> can avoid or defer a lot of the expected memory allocations of async operations
Is this true in realistic use cases or only in minimal demos? From what I've seen, as soon as your code is complex enough that you need two compilation units, you need some higher level async abstraction, like coroutines.
And as soon as you have coroutines, you need to type-erase both the senders and the scheduler, so you have at least couple of allocations per continuation.
I have only played very little with it and I don't have anything in production yet, so I can't say.
I did manage to co_await senders without additional allocations though (but the code I wrote is write-only so I need to re-understand what I did 6 months ago again).
I recall that I was able to allocate the operation_state as a coroutine-local, and the scheduler is node based, so the operation_state can just be appended to the scheduler queue.

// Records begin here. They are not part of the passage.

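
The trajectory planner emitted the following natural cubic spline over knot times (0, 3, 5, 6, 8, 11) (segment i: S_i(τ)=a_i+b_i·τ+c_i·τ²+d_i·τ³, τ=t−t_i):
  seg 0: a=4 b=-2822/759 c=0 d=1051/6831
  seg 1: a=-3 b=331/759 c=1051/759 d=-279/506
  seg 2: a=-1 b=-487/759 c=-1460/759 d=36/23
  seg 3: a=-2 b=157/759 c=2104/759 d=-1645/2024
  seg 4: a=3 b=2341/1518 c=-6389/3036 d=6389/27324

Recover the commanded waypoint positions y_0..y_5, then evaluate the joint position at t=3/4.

y_0=4 y_1=-3 y_2=-1 y_3=-2 y_4=3 y_5=-5
S(3/4) = 20667/16192

y_0 = S_0(0) = a_0 = 4
y_1 = S_1(0) = a_1 = -3
y_2 = S_2(0) = a_2 = -1
y_3 = S_3(0) = a_3 = -2
y_4 = S_4(0) = a_4 = 3
y_5 = S_4(3) = -5
t_q=3/4 is in segment 0 (τ=3/4); S_0(τ)=20667/16192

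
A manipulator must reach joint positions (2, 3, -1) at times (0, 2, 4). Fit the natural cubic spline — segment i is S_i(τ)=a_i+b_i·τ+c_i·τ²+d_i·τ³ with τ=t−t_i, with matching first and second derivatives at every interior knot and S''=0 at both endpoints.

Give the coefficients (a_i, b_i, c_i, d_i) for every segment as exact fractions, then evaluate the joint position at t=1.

Δ: Δ0=1/2, Δ1=-2
row 1: diag=8, rhs=-15; c'=1/4, d'=-15/8
back: M1=-15/8
M: M0=0, M1=-15/8, M2=0
seg 0: a=2, c=M0/2=0, d=(M1−M0)/(6·2)=-5/32, b=Δ0−h0·(2M0+M1)/6=9/8
seg 1: a=3, c=M1/2=-15/16, d=(M2−M1)/(6·2)=5/32, b=Δ1−h1·(2M1+M2)/6=-3/4
t_q=1 → seg 0, τ=1; S=2+9/8·τ+0·τ²+-5/32·τ³=95/32

  seg 0: a=2 b=9/8 c=0 d=-5/32
  seg 1: a=3 b=-3/4 c=-15/16 d=5/32
S(1) = 95/32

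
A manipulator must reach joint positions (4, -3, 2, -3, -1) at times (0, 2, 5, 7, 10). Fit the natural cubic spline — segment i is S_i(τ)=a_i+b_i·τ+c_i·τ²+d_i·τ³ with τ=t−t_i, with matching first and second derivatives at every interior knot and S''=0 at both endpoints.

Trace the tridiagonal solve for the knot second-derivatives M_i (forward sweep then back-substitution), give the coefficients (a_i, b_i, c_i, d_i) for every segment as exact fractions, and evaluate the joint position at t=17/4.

  seg 0: a=4 b=-865/174 c=0 d=32/87
  seg 1: a=-3 b=-97/174 c=64/29 d=-85/174
  seg 2: a=2 b=-44/87 c=-127/58 d=415/696
  seg 3: a=-3 b=-367/174 c=161/116 d=-161/1044
S(17/4) = 5025/3712

Δ: Δ0=-7/2, Δ1=5/3, Δ2=-5/2, Δ3=2/3
row 1: diag=10, rhs=31; c'=3/10, d'=31/10
row 2: denom=10−3·3/10=91/10; d'=(-25−3·31/10)/(91/10)=-49/13
row 3: denom=10−2·20/91=870/91; d'=(19−2·-49/13)/(870/91)=161/58
back: M3=161/58
back: M2=-49/13−20/91·161/58=-127/29
back: M1=31/10−3/10·-127/29=128/29
M: M0=0, M1=128/29, M2=-127/29, M3=161/58, M4=0
seg 0: a=4, c=M0/2=0, d=(M1−M0)/(6·2)=32/87, b=Δ0−h0·(2M0+M1)/6=-865/174
seg 1: a=-3, c=M1/2=64/29, d=(M2−M1)/(6·3)=-85/174, b=Δ1−h1·(2M1+M2)/6=-97/174
seg 2: a=2, c=M2/2=-127/58, d=(M3−M2)/(6·2)=415/696, b=Δ2−h2·(2M2+M3)/6=-44/87
seg 3: a=-3, c=M3/2=161/116, d=(M4−M3)/(6·3)=-161/1044, b=Δ3−h3·(2M3+M4)/6=-367/174
t_q=17/4 → seg 1, τ=9/4; S=-3+-97/174·τ+64/29·τ²+-85/174·τ³=5025/3712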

You still do need to allocate the coroutine itself, and I haven't played with coroutine allocators yet.
I can't comment on this particular implementation but few years back I played around with a similar idea, so not quite 1-to-1 mapping, but my conclusion derived from the experiments was the same - it is allocation-heavy. Code was built around similar principles, with type-erasure on top of future-promises (no coroutines back then in C++), and work-stealing queues. Code was quite lean, although not as feature-packed as folly, and there was nothing obvious to optimize apart from lock-contention, and dynamic allocations. I did couple of optimizations on both of those ends back then and it seemed to confirm the hypothesis of heavy allocations.